Point de presse - 26 septembre 1995

Je vous remercie, malgré les nouvelles sur l’ex-Yougoslavie qui viennent de tomber, d’être là pour parler des PMA. Je suis d’ailleurs heureux de voir qu’aujourd’hui, ce sont les positions françaises qui trouvent leur application à propos de l’Europe centrale. Et je crois que personne ne peut le nier : le groupe de contact a pris naissance d’une certaine manière à Paris.

Nous sommes ici aujourd’hui au titre de la CNUCED pour parler des PMA. Vous savez que c’est un sujet de préoccupation mais aussi une priorité pour le gouvernement français qui, dans le passé et surtout pour l’avenir le met au premier rang de sa politique. Depuis 1990, c’est la volonté de beaucoup de nations de lutter contre la marginalisation de ces pays. Malheureusement, leur appauvrissement est toujours une réalité, malgré les efforts entrepris et l’aide apportée par les uns et les autres sous forme de prêts, de dons, d’augmentation des échanges commerciaux. Les résultats ne sont donc pas entièrement satisfaisants. Ceci ne peut que nous pousser à chercher d’autres moyens pour améliorer l’appui qui leur est apporté et il faudrait que la France tente de faire comprendre à certains partenaires développés ou industrialisés que tout cela n’est pas dérisoire et encore moins inutile. Nous nous associons à l’hommage qui a été rendu tout à l’heure à certains pays d’Europe du Nord qui non seulement aident ces pays par des prêts mais aussi les impliquent dans le commerce international. Alors, pourquoi ai-je dit tout à l’heure qu’après cinq ans, les résultats étaient mitigés ? D’abord, parce que la liste des PMA n’est pas close, elle n’a pas diminué et s’est même allongée et nous avons constaté que, parallèlement, les montants totaux de l’APD à ces pays ont fortement baissé, ainsi que leur participation au commerce international. Ce n’est pas un constat de franc succès, bien que la France ait, elle, été plutôt exemplaire.

Elle a atteint l’objectif qui lui était fixe à 0,15 % de son PIB consacré aux PMA.

Elle a beaucoup milité pour le maintien de l’enveloppe du 8e FED dont la plupart des bénéficiaires sont des PMA.

Elle a annulé la dette bilatérale née de l’APD des PMA.

Elle a appuyé le traitement dit de Naples.

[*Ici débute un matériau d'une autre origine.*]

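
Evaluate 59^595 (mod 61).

Square-and-reduce mod 61: 59^1≡59, 59^2≡4, 59^4≡16, 59^8≡12, 59^16≡22, 59^32≡57, 59^64≡16, 59^128≡12, 59^256≡22, 59^512≡57.
595 = 1 + 2 + 16 + 64 + 512, so 59^595 ≡ 59·4·22·16·57 ≡ 40 (mod 61).

40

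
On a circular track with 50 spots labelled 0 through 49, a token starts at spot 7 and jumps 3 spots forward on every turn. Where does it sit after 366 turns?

366·3 = 1098.
1098 mod 50 = 48 (since 21·50 = 1050).
(7 + 48) mod 50 = 5.

5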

Elle a essayé dans le cadre de Lomé IV de pousser à un traitement commercial privilégié des PMA.

Tout notre dispositif de coopération essaie de favoriser le développement d’un secteur privé exportateur.

De plus et enfin, nous n’octroyons plus que des dons aux PMA pour ne pas alourdir la charge de la dette.

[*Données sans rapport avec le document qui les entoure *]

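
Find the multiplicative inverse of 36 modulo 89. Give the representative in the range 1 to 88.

89 = 2·36 + 17
36 = 2·17 + 2
17 = 8·2 + 1
2 = 2·1 + 0
Back-substituting gives 36·47 ≡ 1 (mod 89).

47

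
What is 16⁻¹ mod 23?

13

23 = 1·16 + 7
16 = 2·7 + 2
7 = 3·2 + 1
2 = 2·1 + 0
Back-substituting gives 16·13 ≡ 1 (mod 23).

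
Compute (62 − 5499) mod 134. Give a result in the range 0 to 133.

57

5499 = 41·134 + 5, so 5499 mod 134 = 5.
(62 − 5) mod 134 = 57.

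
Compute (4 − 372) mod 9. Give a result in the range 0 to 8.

1

372 mod 9 = 3 (since 41·9 = 369).
(4 − 3) mod 9 = 1.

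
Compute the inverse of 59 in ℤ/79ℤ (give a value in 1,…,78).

59·75 = 4425 = 56·79 + 1, so 59⁻¹ ≡ 75 (mod 79).

75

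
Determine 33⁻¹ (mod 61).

61 = 1·33 + 28
33 = 1·28 + 5
28 = 5·5 + 3
5 = 1·3 + 2
3 = 1·2 + 1
2 = 2·1 + 0
Back-substituting gives 33·37 ≡ 1 (mod 61).

37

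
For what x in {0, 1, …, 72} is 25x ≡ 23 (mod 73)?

25⁻¹ ≡ 38 (mod 73) because 25·38 = 950 = 13·73 + 1.
Multiplying both sides by 38: x ≡ 38·23 = 874 ≡ 71 (mod 73).
Check: 25·71 = 1775 = 24·73 + 23.

71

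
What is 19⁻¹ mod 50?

50 = 2·19 + 12
19 = 1·12 + 7
12 = 1·7 + 5
7 = 1·5 + 2
5 = 2·2 + 1
2 = 2·1 + 0
Back-substituting gives 19·29 ≡ 1 (mod 50).

29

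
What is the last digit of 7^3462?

The units digit of 7^n cycles with period 4: 7, 9, 3, 1, …
3462 mod 4 = 2, so the last digit matches 7^2 = 9.

9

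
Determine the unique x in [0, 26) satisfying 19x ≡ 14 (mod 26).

19⁻¹ ≡ 11 (mod 26) because 19·11 = 209 = 8·26 + 1.
So x ≡ 11·14 = 154 ≡ 24 (mod 26).
Check: 19·24 = 456 = 17·26 + 14.

24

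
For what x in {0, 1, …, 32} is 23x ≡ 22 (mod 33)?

11

23⁻¹ ≡ 23 (mod 33) because 23·23 = 529 = 16·33 + 1.
So x ≡ 23·22 = 506 ≡ 11 (mod 33).
Check: 23·11 = 253 = 7·33 + 22.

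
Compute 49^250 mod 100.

Square-and-reduce mod 100: 49^1≡49, 49^2≡1, 49^4≡1, 49^8≡1, 49^16≡1, 49^32≡1, 49^64≡1, 49^128≡1.
250 = 2 + 8 + 16 + 32 + 64 + 128, so 49^250 ≡ 1·1·1·1·1·1 ≡ 1 (mod 100).

1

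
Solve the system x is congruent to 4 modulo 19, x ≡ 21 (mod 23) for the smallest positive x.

251

Since 23·5 ≡ 1 (mod 19), take x = 21 + 23·((4−21)·5 mod 19) = 21 + 23·10 = 251.
Check: 251 mod 19 = 4, 251 mod 23 = 21.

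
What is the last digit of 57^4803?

Last digits of 7^n: 7, 9, 3, 1 (period 4).
4803 leaves remainder 3 on division by 4, so 57^4803 ends in 3.

3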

Cette journée me rend raisonnablement optimiste. En effet, plus la journée avançait et les textes sont là pour le confirmer, plus il m’a semblé qu’on en venait à une volonté d’atteindre le chiffre établi au début, auquel nous sommes d’ailleurs déjà parvenu, pour les cinq prochaines années. Le prochain rendez-vous, c’est dans cinq ans et j’espère que la troisième conférence des nations unies sur les PMA permettra de dresser un bilan plus positif qu’aujourd’hui. C’est donc d’une façon positive que je perçois cette journée PMA à la CNUCED, que certains avaient peut-être enterrée un peu trop vite.

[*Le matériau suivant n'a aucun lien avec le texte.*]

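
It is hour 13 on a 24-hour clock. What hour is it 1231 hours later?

1231 mod 24 = 7 (since 51·24 = 1224).
(13 + 7) mod 24 = 20.

20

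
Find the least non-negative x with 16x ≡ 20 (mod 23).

16⁻¹ ≡ 13 (mod 23) because 16·13 = 208 = 9·23 + 1.
Multiplying both sides by 13: x ≡ 13·20 = 260 ≡ 7 (mod 23).
Check: 16·7 = 112 = 4·23 + 20.

7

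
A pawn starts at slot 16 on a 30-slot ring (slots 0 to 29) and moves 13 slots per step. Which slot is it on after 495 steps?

495·13 = 6435.
6435 mod 30 = 15 (since 214·30 = 6420).
(16 + 15) mod 30 = 1.

1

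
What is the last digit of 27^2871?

Powers of 7 mod 10 repeat with period 4: 7, 9, 3, 1.
2871 mod 4 = 3, so the last digit matches 7^3 = 3.

3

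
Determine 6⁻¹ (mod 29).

29 = 4·6 + 5
6 = 1·5 + 1
5 = 5·1 + 0
Back-substituting gives 6·5 ≡ 1 (mod 29).

5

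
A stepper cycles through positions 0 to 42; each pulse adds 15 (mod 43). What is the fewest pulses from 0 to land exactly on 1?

23

15·23 = 345 = 8·43 + 1, so 15⁻¹ ≡ 23 (mod 43).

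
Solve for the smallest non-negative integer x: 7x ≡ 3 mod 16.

7⁻¹ ≡ 7 (mod 16) because 7·7 = 49 = 3·16 + 1.
Multiplying both sides by 7: x ≡ 7·3 = 21 ≡ 5 (mod 16).

5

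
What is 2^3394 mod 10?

The units digit of 2^n cycles with period 4: 2, 4, 8, 6, …
3394 leaves remainder 2 on division by 4, so 2^3394 ends in 4.

4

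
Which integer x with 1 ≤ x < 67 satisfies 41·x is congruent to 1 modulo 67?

18

41·18 = 738 = 11·67 + 1, so 41⁻¹ ≡ 18 (mod 67).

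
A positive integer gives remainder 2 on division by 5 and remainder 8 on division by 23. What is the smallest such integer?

77

x ≡ 2 (mod 5) gives x ∈ {2, 7, 12, 17, 22, 27, 32, 37, …}.
The first of these with x mod 23 = 8 is 77.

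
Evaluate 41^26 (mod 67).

39

By repeated squaring mod 67: 41^1≡41, 41^2≡6, 41^4≡36, 41^8≡23, 41^16≡60.
26 = 2 + 8 + 16, so 41^26 ≡ 6·23·60 ≡ 39 (mod 67).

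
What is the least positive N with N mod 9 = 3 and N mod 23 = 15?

x ≡ 3 (mod 9) gives x ∈ {3, 12, 21, 30, 39, 48, 57, 66, …}.
The first of these with x mod 23 = 15 is 84.

84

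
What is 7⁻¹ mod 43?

7·37 = 259 = 6·43 + 1, so 7⁻¹ ≡ 37 (mod 43).

37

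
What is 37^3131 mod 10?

3

Powers of 7 mod 10 repeat with period 4: 7, 9, 3, 1.
3131 mod 4 = 3, so the last digit matches 7^3 = 3.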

Q. : Pardonnez mon ignorance, mais y a-t-il une liste des PMA, et est-elle définitive ?

R. : Elle n’est bien sûr pas arrêtée définitivement, ainsi, il y a eu deux pays qui y sont entrés et deux qui en sont sortis... La balance n’est pas n’est brillante.

Q. : Si on veut éviter que dans cinq ans ce soit la même chose, il faut peut-être dès aujourd’hui prendre des mesures efficaces, vraiment efficaces ?

R. : Oui, bien sûr, il faut prendre des mesures. On ne peut pas se contenter...

Q. : Qui est prêt à le faire ?

R. : D’abord, il faut faire beaucoup de pédagogie auprès de nos collègues, ainsi que la France l’a déjà fait, à Cannes par exemple et à Halifax. Et puis l’objectif, ce sont ces 0,15 % du PIB consacrés aux PMA. Il faut surtout enlever de la tête de ceux de nos partenaires occidentaux qui sont les plus sceptiques et en retrait, l’idée que les sommes allouées aux PMA sont mal utilisées. Les contacts que j’ai pu avoir aujourd’hui, en dehors de l’Assemblée générale, montrent que les PMA eux-mêmes se rendent compte de l’importance d’une gestion rigoureuse. Soyons précis, la lettre de mission que j’ai reçue en tant que ministre de la Coopération est très claire. Elle indique notamment qu’il nous faut lutter contre un certain laxisme et un manque de rigueur dans la gestion. Ce n’est donc pas une question de montants mais il s’agit de la manière dont ces montants sont utilisés.

Q. : Que faire, concernant le commerce international ?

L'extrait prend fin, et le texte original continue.